The smallest solar pumps require less than 150 watts, and can lift water from depths exceeding 200 Feet
(65 m) at 1.5 gallons (5.7 liters) per minute. You may be surprised by the performance of such a small
system. In a 10-hour sunny day a solar pump can lift 900 gallons (3400 liters). That's enough to supply
several families, or 30 head of cattle, or 40 fruit trees! Slow solar pumping lets us utilize low-yield water
sources. It also reduces the cost of long pipelines, since small-sized pipe may be used.
Determining the Type of Pump You Need
One of the first things you will need to do in most water pumping scenarios is determine whether a
submersible pump or a surface pump is best. This is based on the nature of the water source. Submersible
pumps are suited both to deep well and to surface water sources. Surface pumps can only draw water
from about 20 feet (6m) below ground level, but they can push it far uphill. Where a surface pump is
feasible, it is less expensive than a submersible, and a greater variety is available.
Once you have decided the type of pump you will need you will need to determine the flow rate required.
Here is the equation, in the simplest terms: Gallons (Cubic Meters) per Hour = Gallons (Cubic Meters) Per
Day / Available Peak Sun Hours per Day Peak Sun Hours refers to the average equivalent hours of full-sun
energy received per day. It varies with the location and the season. For example, the arid central-western
USA averages 7 peak hours in summer, and dips to 4.5 peak hours in mid-winter. In most cases, to be safe,
you will want to talk to your well contractor or a local pump provider to ensure that you have correctly
estimated your requirements but inevitably whoever you talk to is likely to ask one or more of the
following questions, so be prepared:
1.
2.
3.
4.
5.
6.
7.
8.
How deep is your well or alternative water source?
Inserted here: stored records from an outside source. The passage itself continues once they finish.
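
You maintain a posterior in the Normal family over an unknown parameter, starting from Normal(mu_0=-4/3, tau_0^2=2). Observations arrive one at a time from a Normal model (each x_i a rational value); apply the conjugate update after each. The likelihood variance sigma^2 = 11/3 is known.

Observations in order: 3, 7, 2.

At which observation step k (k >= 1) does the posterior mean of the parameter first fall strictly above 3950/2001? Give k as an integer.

k = 3

obs 1: x=3 → posterior Normal(10/51, 22/17)
obs 2: x=7 → posterior Normal(136/69, 22/23)
obs 3: x=2 → posterior Normal(172/87, 22/29)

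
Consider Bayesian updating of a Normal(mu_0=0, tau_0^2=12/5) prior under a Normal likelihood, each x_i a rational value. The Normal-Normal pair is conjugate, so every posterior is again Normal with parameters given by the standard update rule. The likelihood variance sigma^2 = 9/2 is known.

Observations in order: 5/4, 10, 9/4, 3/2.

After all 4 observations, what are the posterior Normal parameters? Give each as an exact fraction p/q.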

What is the static water level in the well (the static level is that height in the well to which the
water rises under it’s own pressure)?
How many gallons per minute does your well produce?
How many gallons per day do you need?
Will you pump to a non-pressurized holding tank or to a pressure tank?
How many feet above the well head is the tank located?
If a pressure tank is used, how many pounds of pressure will you ask the pump to create?
How many feet from the solar array to the well head?